Right now we have 2 boys trying to decide what it is that they want to study. Life choices. Large ones, in some ways. These adult choices are the ones that will define the years of their adult life.
Or do they really?
As a 17 year old, there were very few classes in high school that interested me. I enjoyed studying design and law…two opposite subjects. There wasn’t much else. In fact, I took one of my last semesters off to go to Finland and study the bible for 13 weeks. Being in high school was a waste of my time, so I thought. Better to be there as little as possible. While in Finland I realized that I still loved design, and decided to see what would come of that interest on returning to Canada. I still had one semester of high school left. Sitting beside me on the plane was a very interesting character. He was a designer, on his way back from Saudi Arabia…just having finished decorating a palace. Obviously, this was a God thing, right? During our 8 hour flight he convinced me that my passion in design would never do me any good. There was no money in it…”designers are a dime a dozen”, he says…”I wouldn’t recommend it as a career”. Well, there went my dreams. I believed him.
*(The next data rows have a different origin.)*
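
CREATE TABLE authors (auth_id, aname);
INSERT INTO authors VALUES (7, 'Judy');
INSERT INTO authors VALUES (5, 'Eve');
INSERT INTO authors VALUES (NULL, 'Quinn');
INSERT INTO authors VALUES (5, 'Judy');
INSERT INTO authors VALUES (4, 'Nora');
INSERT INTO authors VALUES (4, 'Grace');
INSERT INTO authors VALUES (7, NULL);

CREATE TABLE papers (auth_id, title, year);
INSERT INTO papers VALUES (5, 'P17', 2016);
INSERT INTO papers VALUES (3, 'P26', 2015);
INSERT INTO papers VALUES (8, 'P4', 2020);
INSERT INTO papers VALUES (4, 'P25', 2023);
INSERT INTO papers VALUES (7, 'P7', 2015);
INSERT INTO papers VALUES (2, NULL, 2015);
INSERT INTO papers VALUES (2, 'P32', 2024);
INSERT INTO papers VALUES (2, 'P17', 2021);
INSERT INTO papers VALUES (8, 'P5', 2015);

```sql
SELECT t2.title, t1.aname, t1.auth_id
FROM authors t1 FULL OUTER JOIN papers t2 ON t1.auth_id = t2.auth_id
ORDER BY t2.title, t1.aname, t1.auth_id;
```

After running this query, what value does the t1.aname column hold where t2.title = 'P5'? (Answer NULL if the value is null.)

FULL OUTER JOIN keeps every row from both sides; unmatched rows get NULL for the other side's columns.
Matching on t1.auth_id = t2.auth_id. A NULL in a compared column never satisfies the condition.
- t1 (auth_id=7) pairs with 1 row(s) of t2.
- t1 (auth_id=5) pairs with 1 row(s) of t2.
- t1 (auth_id=NULL) has no partner → padded with NULL.
- t1 (auth_id=5) pairs with 1 row(s) of t2.
- t1 (auth_id=4) pairs with 1 row(s) of t2.
- t1 (auth_id=4) pairs with 1 row(s) of t2.
- t1 (auth_id=7) pairs with 1 row(s) of t2.
- 6 row(s) from t2 found no t1 partner → padded with NULL.

NULL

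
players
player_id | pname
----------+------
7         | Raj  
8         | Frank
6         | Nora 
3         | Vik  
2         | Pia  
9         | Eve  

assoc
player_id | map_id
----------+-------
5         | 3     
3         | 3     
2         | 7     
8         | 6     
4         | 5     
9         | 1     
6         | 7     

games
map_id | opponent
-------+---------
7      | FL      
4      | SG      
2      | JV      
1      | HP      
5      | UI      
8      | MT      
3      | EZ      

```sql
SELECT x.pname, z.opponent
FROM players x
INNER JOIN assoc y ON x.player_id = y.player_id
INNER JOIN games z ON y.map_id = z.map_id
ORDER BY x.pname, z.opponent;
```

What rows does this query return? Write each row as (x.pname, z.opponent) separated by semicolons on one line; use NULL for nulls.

Step 1 — x INNER JOIN y on player_id → 5 row(s).
Then INNER JOIN `games z` on map_id: keep only rows whose y.map_id appears in z.

(Eve, HP); (Nora, FL); (Pia, FL); (Vik, EZ)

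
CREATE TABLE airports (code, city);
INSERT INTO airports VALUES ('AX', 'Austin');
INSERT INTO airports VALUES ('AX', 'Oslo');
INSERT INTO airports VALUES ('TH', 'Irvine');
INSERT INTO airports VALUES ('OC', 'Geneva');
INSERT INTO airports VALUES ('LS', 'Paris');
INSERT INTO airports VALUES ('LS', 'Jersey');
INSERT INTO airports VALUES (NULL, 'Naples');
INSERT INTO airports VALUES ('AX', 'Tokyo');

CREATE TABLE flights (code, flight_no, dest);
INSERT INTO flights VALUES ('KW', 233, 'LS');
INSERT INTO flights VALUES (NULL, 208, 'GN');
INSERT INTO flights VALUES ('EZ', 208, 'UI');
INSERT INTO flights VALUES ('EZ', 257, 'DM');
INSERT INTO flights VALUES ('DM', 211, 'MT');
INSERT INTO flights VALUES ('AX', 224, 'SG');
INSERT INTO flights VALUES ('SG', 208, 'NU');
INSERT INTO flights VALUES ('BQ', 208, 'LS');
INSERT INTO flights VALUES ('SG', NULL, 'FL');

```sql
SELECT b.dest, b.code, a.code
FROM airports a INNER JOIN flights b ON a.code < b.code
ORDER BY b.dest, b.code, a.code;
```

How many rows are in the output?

27

INNER JOIN keeps only pairs where the ON condition holds.
Matching on a.code < b.code. A NULL in a compared column never satisfies the condition.
- a[0] code=AX → 7 match(es) in b → 7 row(s).
- a[1] code=AX → 7 match(es) in b → 7 row(s).
- a[2] code=TH → no match; dropped.
- a[3] code=OC → 2 match(es) in b → 2 row(s).
- a[4] code=LS → 2 match(es) in b → 2 row(s).
- a[5] code=LS → 2 match(es) in b → 2 row(s).
- a[6] code=NULL → no match; dropped.
- a[7] code=AX → 7 match(es) in b → 7 row(s).
Total: 27 rows.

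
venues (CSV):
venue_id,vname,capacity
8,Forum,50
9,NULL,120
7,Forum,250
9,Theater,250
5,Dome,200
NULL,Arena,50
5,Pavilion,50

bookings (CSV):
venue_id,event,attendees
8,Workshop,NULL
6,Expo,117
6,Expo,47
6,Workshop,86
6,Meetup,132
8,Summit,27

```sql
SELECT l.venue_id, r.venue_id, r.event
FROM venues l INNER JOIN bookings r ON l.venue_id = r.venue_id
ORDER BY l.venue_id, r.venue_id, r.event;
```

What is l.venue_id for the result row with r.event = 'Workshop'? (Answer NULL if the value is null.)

8

INNER JOIN keeps only pairs where the ON condition holds.
Matching on l.venue_id = r.venue_id. A NULL in a compared column never satisfies the condition.
- l row (venue_id=8): matches 2 r row(s) → 2 output row(s).
- l row (venue_id=9): no match → dropped.
- l row (venue_id=7): no match → dropped.
- l row (venue_id=9): no match → dropped.
- l row (venue_id=5): no match → dropped.
- l row (venue_id=NULL): no match → dropped.
- l row (venue_id=5): no match → dropped.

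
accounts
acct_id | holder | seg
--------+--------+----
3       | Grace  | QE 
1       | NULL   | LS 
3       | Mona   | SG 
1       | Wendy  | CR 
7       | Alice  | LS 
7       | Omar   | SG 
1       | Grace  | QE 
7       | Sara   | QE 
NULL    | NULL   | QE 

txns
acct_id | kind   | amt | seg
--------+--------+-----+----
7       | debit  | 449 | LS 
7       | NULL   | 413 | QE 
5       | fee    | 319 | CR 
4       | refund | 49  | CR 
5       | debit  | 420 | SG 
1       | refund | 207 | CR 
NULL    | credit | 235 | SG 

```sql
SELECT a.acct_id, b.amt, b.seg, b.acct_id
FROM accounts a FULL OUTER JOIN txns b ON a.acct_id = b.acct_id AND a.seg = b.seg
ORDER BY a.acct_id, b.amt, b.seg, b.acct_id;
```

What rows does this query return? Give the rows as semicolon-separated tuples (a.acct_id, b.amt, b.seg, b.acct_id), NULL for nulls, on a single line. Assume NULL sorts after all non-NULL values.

FULL OUTER JOIN keeps every row from both sides; unmatched rows get NULL for the other side's columns.
Matching on a.acct_id = b.acct_id AND a.seg = b.seg. A NULL in a compared column never satisfies the condition.
- a (acct_id=3, seg=QE) has no partner → padded with NULL.
- a (acct_id=1, seg=LS) has no partner → padded with NULL.
- a (acct_id=3, seg=SG) has no partner → padded with NULL.
- a (acct_id=1, seg=CR) pairs with 1 row(s) of b.
- a (acct_id=7, seg=LS) pairs with 1 row(s) of b.
- a (acct_id=7, seg=SG) has no partner → padded with NULL.
- a (acct_id=1, seg=QE) has no partner → padded with NULL.
- a (acct_id=7, seg=QE) pairs with 1 row(s) of b.
- a (acct_id=NULL, seg=QE) has no partner → padded with NULL.
- 4 b row(s) had no a match → kept, a columns NULL.

(1, 207, CR, 1); (1, NULL, NULL, NULL); (1, NULL, NULL, NULL); (3, NULL, NULL, NULL); (3, NULL, NULL, NULL); (7, 413, QE, 7); (7, 449, LS, 7); (7, NULL, NULL, NULL); (NULL, 49, CR, 4); (NULL, 235, SG, NULL); (NULL, 319, CR, 5); (NULL, 420, SG, 5); (NULL, NULL, NULL, NULL)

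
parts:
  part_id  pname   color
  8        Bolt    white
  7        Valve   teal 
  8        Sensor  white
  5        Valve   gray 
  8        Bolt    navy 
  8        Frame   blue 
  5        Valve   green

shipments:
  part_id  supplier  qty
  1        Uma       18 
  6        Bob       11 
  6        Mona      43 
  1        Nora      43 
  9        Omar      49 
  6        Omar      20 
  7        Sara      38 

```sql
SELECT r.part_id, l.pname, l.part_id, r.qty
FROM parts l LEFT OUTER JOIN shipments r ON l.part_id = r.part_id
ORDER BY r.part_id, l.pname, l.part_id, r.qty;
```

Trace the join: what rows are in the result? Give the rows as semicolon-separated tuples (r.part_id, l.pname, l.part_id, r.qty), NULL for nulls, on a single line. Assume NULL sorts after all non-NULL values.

(7, Valve, 7, 38); (NULL, Bolt, 8, NULL); (NULL, Bolt, 8, NULL); (NULL, Frame, 8, NULL); (NULL, Sensor, 8, NULL); (NULL, Valve, 5, NULL); (NULL, Valve, 5, NULL)

LEFT JOIN keeps every row from `parts`; unmatched rows get NULL for `shipments`'s columns.
Matching on l.part_id = r.part_id.
- l row (part_id=8): no match → kept, r columns NULL.
- l row (part_id=7): matches 1 r row(s) → 1 output row(s).
- l row (part_id=8): no match → kept, r columns NULL.
- l row (part_id=5): no match → kept, r columns NULL.
- l row (part_id=8): no match → kept, r columns NULL.
- l row (part_id=8): no match → kept, r columns NULL.
- l row (part_id=5): no match → kept, r columns NULL.
After projecting and ordering:
r.part_id | l.pname | l.part_id | r.qty
7 | Valve | 7 | 38
NULL | Bolt | 8 | NULL
NULL | Bolt | 8 | NULL
NULL | Frame | 8 | NULL
NULL | Sensor | 8 | NULL
NULL | Valve | 5 | NULL
NULL | Valve | 5 | NULL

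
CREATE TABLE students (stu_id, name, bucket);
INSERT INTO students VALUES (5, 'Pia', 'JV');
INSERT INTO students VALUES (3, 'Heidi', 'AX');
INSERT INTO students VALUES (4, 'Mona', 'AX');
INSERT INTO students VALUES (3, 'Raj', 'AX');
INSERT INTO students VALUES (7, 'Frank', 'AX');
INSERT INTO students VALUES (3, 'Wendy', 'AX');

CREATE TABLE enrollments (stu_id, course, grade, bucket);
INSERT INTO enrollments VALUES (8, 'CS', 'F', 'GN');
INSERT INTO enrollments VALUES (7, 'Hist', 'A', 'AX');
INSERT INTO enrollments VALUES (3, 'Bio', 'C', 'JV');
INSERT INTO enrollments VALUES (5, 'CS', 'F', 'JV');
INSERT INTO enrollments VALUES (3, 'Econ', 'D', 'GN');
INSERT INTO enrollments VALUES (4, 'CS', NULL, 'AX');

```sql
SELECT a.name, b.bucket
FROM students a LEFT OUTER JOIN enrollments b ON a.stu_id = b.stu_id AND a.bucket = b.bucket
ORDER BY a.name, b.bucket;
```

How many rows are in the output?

LEFT JOIN keeps every row from `students`; unmatched rows get NULL for `enrollments`'s columns.
Matching on a.stu_id = b.stu_id AND a.bucket = b.bucket.
Matched pairs: 3; unmatched a rows kept: 3.
Total: 3 matched + 3 padded = 6 rows.

6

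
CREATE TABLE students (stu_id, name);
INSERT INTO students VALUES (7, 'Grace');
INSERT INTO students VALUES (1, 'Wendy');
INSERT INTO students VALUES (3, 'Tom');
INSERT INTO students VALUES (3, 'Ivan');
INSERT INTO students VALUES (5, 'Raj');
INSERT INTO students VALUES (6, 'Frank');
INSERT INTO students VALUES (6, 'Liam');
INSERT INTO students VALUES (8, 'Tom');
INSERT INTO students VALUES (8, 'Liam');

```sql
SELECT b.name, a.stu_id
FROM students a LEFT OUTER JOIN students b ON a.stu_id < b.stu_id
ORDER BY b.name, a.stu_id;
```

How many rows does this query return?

35

LEFT JOIN keeps every row from `students a`; unmatched rows get NULL for `students b`'s columns.
Matching on a.stu_id < b.stu_id.
- a[0] stu_id=7 → 2 match(es) in b → 2 row(s).
- a[1] stu_id=1 → 8 match(es) in b → 8 row(s).
- a[2] stu_id=3 → 6 match(es) in b → 6 row(s).
- a[3] stu_id=3 → 6 match(es) in b → 6 row(s).
- a[4] stu_id=5 → 5 match(es) in b → 5 row(s).
- a[5] stu_id=6 → 3 match(es) in b → 3 row(s).
- a[6] stu_id=6 → 3 match(es) in b → 3 row(s).
- a[7] stu_id=8 → no match; kept with NULLs on the b side.
- a[8] stu_id=8 → no match; kept with NULLs on the b side.
Total: 33 matched + 2 padded = 35 rows.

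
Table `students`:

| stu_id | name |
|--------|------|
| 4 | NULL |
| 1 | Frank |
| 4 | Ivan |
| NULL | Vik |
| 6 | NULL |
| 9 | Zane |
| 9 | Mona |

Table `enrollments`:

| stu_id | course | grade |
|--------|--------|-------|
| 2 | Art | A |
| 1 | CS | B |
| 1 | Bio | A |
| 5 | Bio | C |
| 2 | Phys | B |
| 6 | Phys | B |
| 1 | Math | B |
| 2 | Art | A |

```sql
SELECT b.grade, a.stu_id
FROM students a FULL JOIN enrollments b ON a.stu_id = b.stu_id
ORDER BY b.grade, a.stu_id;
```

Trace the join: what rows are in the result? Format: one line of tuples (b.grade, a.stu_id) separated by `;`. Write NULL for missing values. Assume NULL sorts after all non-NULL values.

FULL OUTER JOIN keeps every row from both sides; unmatched rows get NULL for the other side's columns.
Matching on a.stu_id = b.stu_id. A NULL in a compared column never satisfies the condition.
- stu_id=4: no b row matches, row kept with b columns NULL.
- stu_id=1: 3 matching b row(s), so 3 row(s) emitted.
- stu_id=4: no b row matches, row kept with b columns NULL.
- stu_id=NULL: no b row matches, row kept with b columns NULL.
- stu_id=6: 1 matching b row(s), so 1 row(s) emitted.
- stu_id=9: no b row matches, row kept with b columns NULL.
- stu_id=9: no b row matches, row kept with b columns NULL.
- plus 4 unmatched b row(s), each kept with NULL a columns.

(A, 1); (A, NULL); (A, NULL); (B, 1); (B, 1); (B, 6); (B, NULL); (C, NULL); (NULL, 4); (NULL, 4); (NULL, 9); (NULL, 9); (NULL, NULL)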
I then did an aptitude test that told me that I should become a lawyer or judge. (other things on that list were foster mother ??, and flight attendant) So, off to the guidance counselors’ office I went. What would it take to become a lawyer? What? 7 years of university? I didn’t even like school! Forget that! (At this point in my life it would have been good to have someone there to guide me along. I was an independent girl, and taking care of myself…so I thought I knew what was best for me! 🙂 )
Well, maybe then there is a career available in being a flight attendant? I enjoy travel, and I know someone in the business. The bonus is that I don’t have to go to school for it! Well, the next 17 years went by in a flash. I was in a career that I both loved and hated. Seeing that airports are my favorite place to be…what could be better? But, on the flip side, I am an introvert…and being nice to hundreds of people every day was torture. Real torture! I now know that it probably wasn’t the best career choice, but there have been some real blessing that has come out of it as well.
Through it all I have noticed that time goes quickly, and yet there is enough time to change your mind quite a few times throughout your life. We don’t have to be stuck with the career choices we made as an 18 year old. (There are some other choices we make that we can’t get out of!) We can make new choices over and over again.
I have found it so inspiring to see women in their 40’s, 50’s and even 60’s forging a new path for themselves. I know that I have mentioned this before…but sometimes repetition is good for the soul. I know that this is something I need to learn over and over again. It’s not too late! I became a missionary (and blogger) in my mid-fourties. Who’s to know what else is coming?
If you are struggling with making career choices…try to relax!!! What do you love to do? Is there a school that teaches you to do it better? Then try it out? Is there a small niggling feeling in your soul that wants to go into ministry? Then go for it! Find out what it takes! Take the risks. The reward of success, or failure, becomes your life story. Either way, you learn. If you don’t learn what you set out for…at least you learned something you don’t want to do, or something about yourself.
We shouldn’t measure our life as something we push through until retirement. It should be measured as something we LIVE, LOVE, EXPERIENCE, and LEARN from until our last breath!!!